Friday, August 15, 2008

Dinner: unfortunately tacos, but at least we had local beef, real spices, garden cilantro, and beer.  Call it almost-not-fast-food.

And in honor of looming Labor Day weekend and the Harmony Fair, a poem from Boy Land:


The Skillet Toss

Harmony Fair, September 2002

A loose, laughing huddle of women

gathers alongside a swath of packed dirt,

hot children milling underfoot

clutching half-empty cans of soda;

and now husbands drift over, and we

arrive, who don’t throw skillets,

 

ready to cheer on our friend Tina,

who baby-sits our kids and doesn’t take shit.

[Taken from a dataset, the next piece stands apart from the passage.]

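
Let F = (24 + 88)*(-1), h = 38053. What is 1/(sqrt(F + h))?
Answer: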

Ask the contestants what they’re aiming at

this year, they’ll all say husbands.

Men are proud to have a wife who can

fracture skulls, if she thinks it’s worth her while.

 

They watch, amused but unsurprised—

married too long to doubt the plain lack

of vanity a high school sweetheart

acquires by forty. Tina practices her swing,

all knees and elbows under the sun;

the crowd watches, relaxed

 

and easy-tempered in the heat,

last hurrah of a Maine summer:

such weather can’t last; frost on the way:

in this town we never forget January;

so oh, the pleasure now of watching

sweat run down a brown arm,

 

first arc of a skillet in the heavy air

and the slow rise of dust when it lands:

Applause, laughter; Tina wipes

her forehead and takes aim for the next,

all eyes on her target: invisible Everyman

in the haze, asking for it, his voice

 

a low grumble of content, like oxen

flicking their tails in the barn—

and just fool enough to turn his back,

bare elbows propped on the fence,

watching a couple of ponies drag

their burden of concrete across the ring.